Le dolía la cabeza. El suelo estaba demasiado frío, o bien ella se encontraba desnuda por completo. La dureza de la piel le hizo saber, al mismo tiempo, que seguía pintada de óleo. Pero no lograba recordar qué hacía allí, bajo aquella luz de quirófano, tendida como un paciente a punto de bisturí. Krupka y Rodino también estaban desnudos.
Alrededor de su cabeza se movían unos zapatos blancos. Los zapatos iban y venían, como carentes de un destino concreto. Una sombra se proyectaba en ocasiones sobre ella.
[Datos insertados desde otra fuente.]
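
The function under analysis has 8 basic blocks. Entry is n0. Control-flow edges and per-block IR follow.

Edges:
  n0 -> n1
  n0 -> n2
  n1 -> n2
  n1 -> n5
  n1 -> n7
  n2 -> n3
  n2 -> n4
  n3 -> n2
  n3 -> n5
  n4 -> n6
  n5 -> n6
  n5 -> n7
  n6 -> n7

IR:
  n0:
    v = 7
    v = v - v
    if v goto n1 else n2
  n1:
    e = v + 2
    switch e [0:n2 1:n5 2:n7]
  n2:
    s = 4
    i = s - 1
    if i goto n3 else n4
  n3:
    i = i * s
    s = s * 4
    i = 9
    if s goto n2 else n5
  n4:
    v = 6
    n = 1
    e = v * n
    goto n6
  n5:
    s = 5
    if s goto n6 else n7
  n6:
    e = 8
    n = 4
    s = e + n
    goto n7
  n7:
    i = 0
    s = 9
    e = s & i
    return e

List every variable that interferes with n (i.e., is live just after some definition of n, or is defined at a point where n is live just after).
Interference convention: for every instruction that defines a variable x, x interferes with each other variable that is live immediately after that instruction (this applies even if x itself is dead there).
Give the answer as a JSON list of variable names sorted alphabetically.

Answer: ["e", "v"]

Analysis:
def/use:
  n0: {v} / ∅
  n1: {e} / {v}
  n2: {i,s} / ∅
  n3: {i,s} / {i,s}
  n4: {e,n,v} / ∅
  n5: {s} / ∅
  n6: {e,n,s} / ∅
  n7: {e,i,s} / ∅

Live sets:
  n0 li=∅ lo={v}
  n1 li={v} lo=∅
  n2 li=∅ lo={i,s}
  n3 li={i,s} lo=∅
  n4 li=∅ lo=∅
  n5 li=∅ lo=∅
  n6 li=∅ lo=∅
  n7 li=∅ lo=∅

Interference:
  e↔{n}
  i↔{s}
  n↔{e,v}
  s↔{i}
  v↔{n}

N(n) = ["e", "v"]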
Krupka alzaba la vista, los ojos dilatados de terror. Rodino gemía. Clara también intentaba mirar hacia arriba, pero los fluorescentes la cegaban.
– ¿Qué está haciendo? -oyó decir a Krupka. O quizá decía: «¿Qué tal está usted?». El inglés de Krupka (más aún en aquellas circunstancias) era difícil.
Nuevos pasos. Clara alzó la cabeza y vio al hombre acercarse con aquel extraño aparato y agacharse junto a ella. El hombre la sujetó firmemente cogiendo un mechón de su pelo pintado. El tirón fue doloroso. Quiso alzar los brazos o moverse, pero estaba demasiado débil y mareada. De repente recordó quién era aquel joven de rostro de plástico que la miraba con tanta indiferencia como un muro blanco. Se llamaba Matt y les había dicho que iba a retocarlos por orden de Van Tysch.
Matt acercaba un aparato a sus ojos. ¿Qué era? Parecía un instrumento clásico de dentista o de barbero.